EU-Ultimatum zur Vorratsdatenspeicherung läuft ab

Bis Mitternacht hat die Bundesregierung Zeit, einen Gesetzentwurf vorzulegen. Andernfalls wird die Kommission das Vertragsverletzungsverfahren fortsetzen. Der nächste Schritt ist die Klage vor dem EuGH.

EU-Innenkommissarin Cecilia Malmström hat Deutschland erneut mit einer Klage vor dem Europäischen Gerichtshof (EuGH) gedroht, wenn es die Richtlinie zur Vorratsdatenspeicherung nicht umsetzt. Die Frist laufe am heutigen Donnerstag um Mitternacht ab, erklärte Malmström. Das Handelsblatt hat ihre Aussagen aufgegriffen.

EU-Kommission

Deutschland hat sechs Jahre Zeit gehabt, die Regelung umzusetzen. Liegt bis Mitternacht kein Gesetz vor, will die EU-Kommission das Vertragsverletzungsverfahren fortsetzen. Der nächste Schritt wäre die Klage vor dem EuGH. Dieser könnte ein Bußgeld verhängen.
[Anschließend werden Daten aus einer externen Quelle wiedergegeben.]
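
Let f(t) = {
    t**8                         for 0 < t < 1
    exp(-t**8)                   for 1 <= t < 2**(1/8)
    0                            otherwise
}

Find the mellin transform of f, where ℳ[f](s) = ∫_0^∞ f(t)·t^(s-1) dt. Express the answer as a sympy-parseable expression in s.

((s + 8)*uppergamma(s/8, 1) - (s + 8)*uppergamma(s/8, 2) + 8)/(8*(s + 8))
  Re(s) > -8

back out the power substitution: t**4 on [0, 1); exp(-t**4) on [1, 2**(1/4))
invert the power substitution to get t**2 on [0, 1); exp(-t**2) on [1, sqrt(2))
back out the power substitution: t on [0, 1); exp(-t) on [1, 2)
cuts at 1: linearity sums the 2 kernel integrals
on [0, 1) integrate f = t**8 against the kernel
[1, 2**(1/8)) adds the kernel integral of exp(-t**8)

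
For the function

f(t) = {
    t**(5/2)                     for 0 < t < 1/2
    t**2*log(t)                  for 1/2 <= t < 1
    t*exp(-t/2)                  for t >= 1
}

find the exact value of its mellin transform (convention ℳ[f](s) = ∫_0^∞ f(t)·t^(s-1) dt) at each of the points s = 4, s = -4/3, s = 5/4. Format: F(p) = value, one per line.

invert the shared t-power to get sqrt(t) on [0, 1/2); log(t) on [1/2, 1); exp(-t/2)/t on [1, ∞)
the shared t-power comes off first: t**(3/2) on [0, 1/2); t*log(t) on [1/2, 1); exp(-t/2) on [1, ∞)
slice at 1/2, 1, transform all 3 pieces, and sum them
∫ t**(5/2)·t^(s-1) over [0, 1/2)
piece [1/2, 1): integrate t**2*log(t) against the kernel
the [1, ∞) slice contributes ∫ t*exp(-t/2)·t^(s-1) dt

F(4) = -7/256 + sqrt(2)/832 + log(2)/384 + 1266*exp(-1/2)
F(-4/3) = 2**(1/3)*(-63*2**(2/3) + 12*sqrt(2) + 28*2**(1/3)*uppergamma(-1/3, 1/2) + 42*log(2) + 63)/56
F(5/4) = 2**(3/4)*(-960*2**(1/4) + 120 + 169*sqrt(2) + 390*log(2) + 40560*sqrt(2)*uppergamma(9/4, 1/2))/20280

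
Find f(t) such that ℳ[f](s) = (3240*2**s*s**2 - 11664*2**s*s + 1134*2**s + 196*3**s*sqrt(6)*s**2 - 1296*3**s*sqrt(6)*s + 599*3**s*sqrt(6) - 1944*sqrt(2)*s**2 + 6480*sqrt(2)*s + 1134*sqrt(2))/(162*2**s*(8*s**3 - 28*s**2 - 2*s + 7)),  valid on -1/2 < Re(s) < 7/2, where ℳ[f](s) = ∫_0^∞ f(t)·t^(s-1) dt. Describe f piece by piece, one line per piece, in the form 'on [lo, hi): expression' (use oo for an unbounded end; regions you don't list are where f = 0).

on [0, 1/2): sqrt(t)
on [1/2, 1): (2*t + 1)/sqrt(t)
on [1, 3/2): sqrt(t)/2
on [3/2, oo): t**(-7/2)

remove the shared t-power first: t**(3/2) on [0, 1/2); sqrt(t)*(2*t + 1) on [1/2, 1); t**(3/2)/2 on [1, 3/2); …
strip the shared t-power: t on [0, 1/2); 2*t + 1 on [1/2, 1); t/2 on [1, 3/2); …
f breaks at 1/2, 1, 3/2 into 4 integrals to sum
piece [0, 1/2): integrate sqrt(t) against the kernel
segment 1/2 to 1 holds (2*t + 1)/sqrt(t); add its integral
between 1 and 3/2 the integrand is sqrt(t)/2·t^(s-1)
∫ t**(-7/2)·t^(s-1) over [3/2, ∞)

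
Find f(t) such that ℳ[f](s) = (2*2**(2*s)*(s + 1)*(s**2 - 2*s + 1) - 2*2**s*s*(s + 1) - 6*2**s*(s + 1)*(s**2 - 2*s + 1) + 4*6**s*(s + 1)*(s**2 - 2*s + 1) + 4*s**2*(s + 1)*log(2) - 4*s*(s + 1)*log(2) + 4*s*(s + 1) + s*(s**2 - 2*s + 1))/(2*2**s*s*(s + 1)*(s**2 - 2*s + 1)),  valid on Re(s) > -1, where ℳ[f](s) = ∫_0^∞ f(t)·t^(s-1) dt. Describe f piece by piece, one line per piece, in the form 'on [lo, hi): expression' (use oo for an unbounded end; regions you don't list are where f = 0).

on [0, 1/2): t
on [1/2, 1): log(t)/t
on [1, 2): 3
on [2, 3): 2

decompose at 1/2, 1, 2; ℳ[f](s) sums the 4 pieces' integrals
[0, 1/2) adds the kernel integral of t
∫ over [1/2, 1) of log(t)/t·t^(s-1) joins the sum
on [1, 2): add ∫ 3·t^(s-1) dt
segment [2, 3) carries 2; integrate it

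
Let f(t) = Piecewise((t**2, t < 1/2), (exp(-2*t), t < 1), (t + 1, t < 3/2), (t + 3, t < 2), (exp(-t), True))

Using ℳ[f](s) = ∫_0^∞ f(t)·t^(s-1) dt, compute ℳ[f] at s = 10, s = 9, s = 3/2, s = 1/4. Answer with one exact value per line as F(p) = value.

f breaks at 1/2, 1, 3/2, 2 into 5 integrals to sum
on [0, 1/2) integrate f = t**2 against the kernel
the [1/2, 1) slice contributes ∫ exp(-2*t)·t^(s-1) dt
[1, 3/2) adds the kernel integral of (t + 1)
segment 3/2 to 2 holds (t + 3); add its integral
piece [2, ∞): integrate exp(-t) against the kernel

F(10) = (2604122400*E + 1302094759*exp(2) + 7241213675520)*exp(-2)/2703360
F(9) = (217009980*E + 267949573*exp(2) + 301364743680)*exp(-2)/1013760
F(3/2) = sqrt(2)*(210*E + 210*sqrt(2)*(-1 + sqrt(pi)*exp(2)*erfc(sqrt(2)) + 2*sqrt(2)) + (-840*sqrt(3) - 448*sqrt(2) - 105*sqrt(pi)*erfc(sqrt(2)) + 105*sqrt(pi)*erfc(1) + 4719)*exp(2))*exp(-2)/840
F(1/4) = 2**(3/4)*(-360*3**(1/4) - 216*2**(1/4) - 45*uppergamma(1/4, 2) + 45*2**(1/4)*uppergamma(1/4, 2) + 5 + 45*uppergamma(1/4, 1) + 612*sqrt(2))/90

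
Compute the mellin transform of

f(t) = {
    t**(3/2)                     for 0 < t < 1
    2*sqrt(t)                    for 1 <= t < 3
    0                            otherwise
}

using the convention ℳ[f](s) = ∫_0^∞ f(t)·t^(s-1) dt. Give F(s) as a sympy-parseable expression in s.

(4*sqrt(3)*3**s*(2*s + 3) - 4*s - 10)/((2*s + 1)*(2*s + 3))
  Re(s) > -3/2

integrate the 2 segments split at 1, then add the results
∫ over [0, 1) of t**(3/2)·t^(s-1) joins the sum
[1, 3) adds the kernel integral of 2*sqrt(t)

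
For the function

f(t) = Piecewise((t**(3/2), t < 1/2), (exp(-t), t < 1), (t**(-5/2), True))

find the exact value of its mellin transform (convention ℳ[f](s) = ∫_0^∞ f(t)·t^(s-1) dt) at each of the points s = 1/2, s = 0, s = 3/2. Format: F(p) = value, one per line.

F(1/2) = -sqrt(pi)*erfc(1) + sqrt(pi)*erfc(sqrt(2)/2) + 5/8
F(0) = Ei(-1) + sqrt(2)/6 + 2/5 - Ei(-1/2)
F(3/2) = -exp(-1) - sqrt(pi)*erfc(1)/2 + sqrt(pi)*erfc(sqrt(2)/2)/2 + sqrt(2)*exp(-1/2)/2 + 25/24

summing 3 kernel integrals split by 1/2, 1 yields ℳ[f](s)
∫ t**(3/2)·t^(s-1) over [0, 1/2)
∫ exp(-t)·t^(s-1) over [1/2, 1)
segment [1, ∞) carries t**(-5/2); integrate it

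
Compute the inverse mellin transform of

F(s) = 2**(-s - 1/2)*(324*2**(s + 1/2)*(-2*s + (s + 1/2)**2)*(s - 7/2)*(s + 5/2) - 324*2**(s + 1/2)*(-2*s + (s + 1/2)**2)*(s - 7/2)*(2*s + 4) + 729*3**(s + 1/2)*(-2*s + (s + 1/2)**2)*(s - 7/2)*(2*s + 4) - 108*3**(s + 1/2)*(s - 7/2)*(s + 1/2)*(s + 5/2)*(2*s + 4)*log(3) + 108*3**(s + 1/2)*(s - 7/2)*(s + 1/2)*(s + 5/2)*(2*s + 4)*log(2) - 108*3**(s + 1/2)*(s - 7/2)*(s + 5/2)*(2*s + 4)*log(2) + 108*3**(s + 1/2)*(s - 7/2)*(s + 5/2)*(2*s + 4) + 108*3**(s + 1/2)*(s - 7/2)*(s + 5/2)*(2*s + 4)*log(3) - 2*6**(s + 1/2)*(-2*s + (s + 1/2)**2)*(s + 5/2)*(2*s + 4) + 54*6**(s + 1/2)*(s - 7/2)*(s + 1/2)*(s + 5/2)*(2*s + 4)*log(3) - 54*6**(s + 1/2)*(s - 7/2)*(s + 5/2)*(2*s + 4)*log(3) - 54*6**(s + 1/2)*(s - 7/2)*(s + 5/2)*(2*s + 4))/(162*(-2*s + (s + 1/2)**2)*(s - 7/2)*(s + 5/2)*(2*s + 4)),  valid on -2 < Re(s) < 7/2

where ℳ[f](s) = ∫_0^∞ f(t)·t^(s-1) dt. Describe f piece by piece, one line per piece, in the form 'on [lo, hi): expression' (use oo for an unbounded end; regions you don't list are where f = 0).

the shared t-power comes off first: t**(3/2) on [0, 1); 2*t**2 on [1, 3/2); log(t)/t on [3/2, 3); …
slice at 1, 3/2, 3, transform all 4 pieces, and sum them
over [0, 1), the kernel integral of t**2 enters the sum
segment [1, 3/2) carries 2*t**(5/2); integrate it
on [3/2, 3): add ∫ log(t)/sqrt(t)·t^(s-1) dt
on [3, ∞) integrate f = t**(-7/2) against the kernel

on [0, 1): t**2
on [1, 3/2): 2*t**(5/2)
on [3/2, 3): log(t)/sqrt(t)
on [3, oo): t**(-7/2)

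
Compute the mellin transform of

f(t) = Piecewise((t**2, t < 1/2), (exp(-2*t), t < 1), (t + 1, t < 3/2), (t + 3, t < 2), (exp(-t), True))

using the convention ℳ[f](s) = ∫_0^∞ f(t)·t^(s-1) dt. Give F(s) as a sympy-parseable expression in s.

integrate the 5 segments split at 1/2, 1, 3/2, 2, then add the results
over [0, 1/2), the kernel integral of t**2 enters the sum
∫ exp(-2*t)·t^(s-1) over [1/2, 1)
the [1, 3/2) slice contributes ∫ (t + 1)·t^(s-1) dt
∫ (t + 3)·t^(s-1) over [3/2, 2)
[2, ∞) adds the kernel integral of exp(-t)

(20*2**(2*s)*s*(s + 2) + 12*2**(2*s)*(s + 2) + 4*2**s*s*(s + 1)*(s + 2)*uppergamma(s, 2) - 8*2**s*s*(s + 2) - 4*2**s*(s + 2) - 8*3**s*s*(s + 2) - 8*3**s*(s + 2) + 4*s*(s + 1)*(s + 2)*uppergamma(s, 1) - 4*s*(s + 1)*(s + 2)*uppergamma(s, 2) + s*(s + 1))/(4*2**s*s*(s + 1)*(s + 2))
  Re(s) > -2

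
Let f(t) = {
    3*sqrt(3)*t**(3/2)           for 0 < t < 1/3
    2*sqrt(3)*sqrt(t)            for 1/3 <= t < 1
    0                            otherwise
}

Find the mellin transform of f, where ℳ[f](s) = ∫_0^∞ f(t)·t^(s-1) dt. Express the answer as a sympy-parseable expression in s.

(2*3**(s + 1/2)*(4*s + 6) - 4*s - 10)/(3**s*(2*s + 1)*(2*s + 3))
  Re(s) > -3/2

back out the common scale on t: 6*sqrt(6)*t**(3/2) on [0, 1/6); 2*sqrt(6)*sqrt(t) on [1/6, 1/2)
reversing the common scale on t: 2*sqrt(2)*t**(3/2) on [0, 1/2); 2*sqrt(2)*sqrt(t) on [1/2, 3/2)
undo the common scale on t: t**(3/2) on [0, 1); 2*sqrt(t) on [1, 3)
decompose at 1/3; ℳ[f](s) sums the 2 pieces' integrals
∫ over [0, 1/3) of 3*sqrt(3)*t**(3/2)·t^(s-1) joins the sum
∫ over [1/3, 1) of 2*sqrt(3)*sqrt(t)·t^(s-1) joins the sum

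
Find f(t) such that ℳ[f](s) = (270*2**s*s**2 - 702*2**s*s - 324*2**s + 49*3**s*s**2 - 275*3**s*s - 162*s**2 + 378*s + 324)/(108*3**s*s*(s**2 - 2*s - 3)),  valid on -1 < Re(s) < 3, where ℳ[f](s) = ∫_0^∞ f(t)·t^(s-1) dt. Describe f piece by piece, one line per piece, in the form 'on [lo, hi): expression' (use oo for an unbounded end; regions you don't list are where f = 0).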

Natürlich ist es unwahrscheinlich, dass bis Mitternacht eine Umsetzung der Richtlinie vorliegt. CSU-Bundesinnenminister Hans-Peter Friedrich und FDP-Justizministerin Sabine Leutheusser-Schnarrenberger streiten seit Monaten über dieses Thema.

Unterstützung für diese Haltung kommt aktuell von den großen IT-Verbänden. In einer gemeinsamen Stellungnahme sprechen sich VATM, eco, Bitkom, BDI, ANGA und DIHK gegen eine nationale Zwischenlösung aus. „Lieber eine EU-Strafzahlung als die Kosten, die der Wirtschaft durch die neuen EU-Regeln aufgebürdet werden“, lautet der allgemeine Tenor der Wirtschaftsvertreter. Es sei wenig sinnvoll, jetzt eine nationale Zwischenregelung aufzusetzen, während der EU-Rechtsrahmen gerade überarbeitet werde. Man warte auf eine „dauerhaft gesicherte gesetzliche Grundlage“.

Das Bundesverfassungsgericht hatte das Gesetz zur Vorratsdatenspeicherung Anfang März 2010 für verfassungswidrig erklärt. Zwar legte die Bundesjustizministerin im Juni einen neuen Gesetzentwurf auf Basis des Karlsruher Urteils vor, dieser ging Datenschützern und der Netzgemeinde jedoch zu weit, CDU und CSU aber nicht weit genug. Seither konnten sich die Regierungsparteien nicht einigen.

Im ungünstigsten Fall bekommt Deutschland vom EuGH ein Zwangsgeld aufgebrummt. Schweden war vor zwei Jahren verurteilt worden (Az. C-185/09), kam aber zunächst vergleichsweise glimpflich davon: Es musste lediglich die Gerichtskosten tragen. Die dortige Regierung weigert sich ebenfalls, die Richtlinie zur Vorratsdatenspeicherung in nationales Recht umzusetzen.

Ende Mai 2011 brachte die EU-Kommission Schweden erneut vor Gericht (Az. C-270/11). Sie fordert 9597 Euro pro Tag zwischen dem ersten und zweiten EuGH-Urteil und 40.947,20 Euro für jeden Tag der Nichtumsetzung nach dem zweiten Urteil. Das Verfahren ist noch anhängig.